Personal information
- Date of birth: 7 June 1957
- Place of birth: Amsterdam, Netherlands
- Date of death: 19 August 2021 (aged 64)
- Position: Left winger

Youth career
- Zeeburgia

Senior career*
- Years: Team / Apps / (Gls)
- 1976–1980: FC Amsterdam / 81 / (25)
- 1980–1982: Ajax / 20 / (2)
- 1982–1984: Lugano / 59 / (32)
- 1984–1986: PEC Zwolle / 26 / (6)

International career
- 1978: Netherlands U21 / 1 / (1)

= Martin Wiggemansen =

Dutch footballer (1957–2021)

Martin Wiggemansen (7 June 1957 – 19 August 2021) was a Dutch professional footballer who played as a left winger.

==Club career==
Born in Amsterdam, Wiggemansen played for FC Amsterdam, Ajax, Lugano and PEC Zwolle.

He joined Ajax in 1980 from FC Amsterdam and played 24 games for the senior side, scoring on his Eredivisie debut against Roda JC. Lured to Ajax by the club's directors, he was not wanted by Ajax manager Leo Beenhakker and Wiggemansen left the club after losing his place to Danish talent Jesper Olsen.

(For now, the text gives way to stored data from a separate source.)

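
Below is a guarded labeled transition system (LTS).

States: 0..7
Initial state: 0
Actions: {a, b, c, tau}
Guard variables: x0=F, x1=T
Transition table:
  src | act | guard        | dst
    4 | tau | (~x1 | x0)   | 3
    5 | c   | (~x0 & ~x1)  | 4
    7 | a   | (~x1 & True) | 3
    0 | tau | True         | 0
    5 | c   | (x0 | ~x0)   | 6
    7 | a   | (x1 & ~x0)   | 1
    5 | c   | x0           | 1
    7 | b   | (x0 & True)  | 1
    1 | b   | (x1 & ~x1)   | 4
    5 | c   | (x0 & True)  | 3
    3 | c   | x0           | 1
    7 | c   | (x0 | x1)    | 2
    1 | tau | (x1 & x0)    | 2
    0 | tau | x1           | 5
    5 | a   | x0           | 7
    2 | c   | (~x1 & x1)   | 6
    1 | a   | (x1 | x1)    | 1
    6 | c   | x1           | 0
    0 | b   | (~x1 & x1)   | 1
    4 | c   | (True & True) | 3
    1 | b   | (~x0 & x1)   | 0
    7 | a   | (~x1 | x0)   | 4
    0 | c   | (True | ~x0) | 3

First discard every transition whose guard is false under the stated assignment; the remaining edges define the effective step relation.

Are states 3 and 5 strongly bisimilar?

Answer: NOT BISIMILAR

Working:
Bisimulation quotient by refinement:
  P[0] = {{0,1,2,3,4,5,6,7}}
  P[1] = {{0},{1},{2,3},{4,5,6},{7}}
  P[2] = {{0},{1},{2,3},{4},{5},{6},{7}}
7 equivalence class(es) (converged in 3)
[3]={2,3}  [5]={5}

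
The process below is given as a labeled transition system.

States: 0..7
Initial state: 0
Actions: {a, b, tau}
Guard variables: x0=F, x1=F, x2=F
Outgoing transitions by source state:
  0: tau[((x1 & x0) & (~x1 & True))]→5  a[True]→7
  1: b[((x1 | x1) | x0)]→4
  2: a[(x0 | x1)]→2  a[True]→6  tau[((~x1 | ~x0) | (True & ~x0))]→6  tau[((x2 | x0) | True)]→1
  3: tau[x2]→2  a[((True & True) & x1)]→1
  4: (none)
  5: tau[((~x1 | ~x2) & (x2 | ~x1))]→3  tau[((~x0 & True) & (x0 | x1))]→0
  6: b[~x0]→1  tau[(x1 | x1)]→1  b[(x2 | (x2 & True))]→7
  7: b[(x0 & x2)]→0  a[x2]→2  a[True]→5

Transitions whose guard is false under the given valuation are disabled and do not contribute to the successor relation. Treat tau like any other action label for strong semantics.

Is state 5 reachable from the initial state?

Answer: REACHABLE

Working:
7 transition(s) survive guard evaluation.
depth 0: {0}
depth 1: {7}  cumulative {0,7}
depth 2: {5}  cumulative {0,5,7}
depth 3: {3}  cumulative {0,3,5,7}
Reach set: {0,3,5,7}
Path to 5: a·a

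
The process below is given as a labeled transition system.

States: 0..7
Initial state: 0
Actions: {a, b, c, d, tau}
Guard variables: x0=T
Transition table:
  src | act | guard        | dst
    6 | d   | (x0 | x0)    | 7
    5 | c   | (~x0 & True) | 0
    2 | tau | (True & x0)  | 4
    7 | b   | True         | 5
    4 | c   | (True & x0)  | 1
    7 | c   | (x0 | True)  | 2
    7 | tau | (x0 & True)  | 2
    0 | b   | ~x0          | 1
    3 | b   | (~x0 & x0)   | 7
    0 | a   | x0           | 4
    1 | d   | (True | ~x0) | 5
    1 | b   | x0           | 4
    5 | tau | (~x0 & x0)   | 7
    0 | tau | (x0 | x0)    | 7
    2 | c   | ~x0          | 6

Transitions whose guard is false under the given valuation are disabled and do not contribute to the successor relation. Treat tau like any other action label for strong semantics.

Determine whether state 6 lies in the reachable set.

Answer: UNREACHABLE

Trace:
10 transition(s) survive guard evaluation.
L0 = {0}
L1 = {4,7}  cumulative {0,4,7}
L2 = {1,2,5}  cumulative {0,1,2,4,5,7}
Reachable = {0,1,2,4,5,7}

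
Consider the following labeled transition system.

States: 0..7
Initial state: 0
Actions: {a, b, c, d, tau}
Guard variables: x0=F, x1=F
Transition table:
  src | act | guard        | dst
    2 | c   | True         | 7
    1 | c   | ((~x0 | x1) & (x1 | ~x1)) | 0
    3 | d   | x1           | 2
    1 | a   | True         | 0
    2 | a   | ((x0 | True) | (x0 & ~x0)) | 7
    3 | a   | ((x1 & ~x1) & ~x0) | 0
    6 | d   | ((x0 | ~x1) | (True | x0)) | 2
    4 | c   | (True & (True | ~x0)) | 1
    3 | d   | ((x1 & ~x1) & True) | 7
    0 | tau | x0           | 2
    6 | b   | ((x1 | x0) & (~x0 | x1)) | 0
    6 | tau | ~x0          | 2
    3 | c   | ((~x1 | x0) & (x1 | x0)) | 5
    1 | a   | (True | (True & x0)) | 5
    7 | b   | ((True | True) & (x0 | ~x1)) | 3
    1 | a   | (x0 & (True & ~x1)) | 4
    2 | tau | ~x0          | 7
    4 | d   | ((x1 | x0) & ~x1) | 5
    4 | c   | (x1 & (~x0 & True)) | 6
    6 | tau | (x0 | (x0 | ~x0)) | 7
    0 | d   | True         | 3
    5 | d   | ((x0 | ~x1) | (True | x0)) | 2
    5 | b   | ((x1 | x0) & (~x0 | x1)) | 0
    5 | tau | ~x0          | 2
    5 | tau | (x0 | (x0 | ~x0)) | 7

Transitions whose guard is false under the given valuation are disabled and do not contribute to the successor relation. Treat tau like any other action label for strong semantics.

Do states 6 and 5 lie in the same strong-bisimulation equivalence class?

Compute ~ classes (split until stable):
  π0 = {{0,1,2,3,4,5,6,7}}
  π1 = {{0},{1},{2},{3},{4},{5,6},{7}}
7 equivalence class(es) (converged in 2)
class of 6: {5,6}; class of 5: {5,6}

Answer: BISIMILAR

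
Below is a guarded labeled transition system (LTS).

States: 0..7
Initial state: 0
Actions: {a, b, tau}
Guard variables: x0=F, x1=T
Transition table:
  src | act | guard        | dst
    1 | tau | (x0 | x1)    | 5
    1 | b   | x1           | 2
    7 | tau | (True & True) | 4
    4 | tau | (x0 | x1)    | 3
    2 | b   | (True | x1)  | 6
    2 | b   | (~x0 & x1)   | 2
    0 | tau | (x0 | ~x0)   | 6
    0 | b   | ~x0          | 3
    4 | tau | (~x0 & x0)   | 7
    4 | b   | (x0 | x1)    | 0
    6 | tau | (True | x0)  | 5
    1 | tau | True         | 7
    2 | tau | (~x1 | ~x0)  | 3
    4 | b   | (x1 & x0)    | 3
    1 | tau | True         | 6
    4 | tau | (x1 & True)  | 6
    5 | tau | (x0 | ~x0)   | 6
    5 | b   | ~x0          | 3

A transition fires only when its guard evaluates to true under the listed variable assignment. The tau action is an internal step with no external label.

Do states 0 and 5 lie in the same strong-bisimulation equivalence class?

Answer: BISIMILAR

Working:
Refine partition for ~:
  P[0] = {{0,1,2,3,4,5,6,7}}
  P[1] = {{0,1,2,4,5},{3},{6,7}}
  P[2] = {{0,5},{1},{2},{3},{4},{6,7}}
  P[3] = {{0,5},{1},{2},{3},{4},{6},{7}}
Fixed point at round 4; 7 class(es).
0∈{0,5}, 5∈{0,5}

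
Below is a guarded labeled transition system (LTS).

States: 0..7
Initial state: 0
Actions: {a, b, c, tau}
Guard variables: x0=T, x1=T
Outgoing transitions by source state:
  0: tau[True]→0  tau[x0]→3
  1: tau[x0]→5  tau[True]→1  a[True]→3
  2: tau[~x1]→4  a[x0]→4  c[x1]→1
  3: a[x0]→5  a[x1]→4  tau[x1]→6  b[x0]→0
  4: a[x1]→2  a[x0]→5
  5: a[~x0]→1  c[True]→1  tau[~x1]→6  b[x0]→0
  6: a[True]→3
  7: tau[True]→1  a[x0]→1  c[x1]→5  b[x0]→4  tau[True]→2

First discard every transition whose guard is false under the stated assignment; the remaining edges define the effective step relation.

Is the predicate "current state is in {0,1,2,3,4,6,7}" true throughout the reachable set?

Inv-set: {0,1,2,3,4,6,7}
Reachable = {0,1,2,3,4,5,6}
  0: ✓
  1: ✓
  2: ✓
  3: ✓
  4: ✓
  5: ✗ unsafe
  6: ✓
counterexample path to 5: tau·a

Answer: INVARIANT VIOLATED at state 5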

He scored a table-topping 19 goals for FC Lugano in the Swiss second tier-Nationalliga B in the 1983/84 season, after scoring 13 in his first season with the club.

==International career==
He also played for the Netherlands at under-21 youth level in a game against Hungary in May 1978.

==Post-playing career==
After retiring as a player, he worked for Ajax as a youth coach. He also worked as a consultant for an insurance company.

==Personal life==
===Death===
Wiggemansen died of cancer in 2021. He was survived by his wife Ellie and their two children.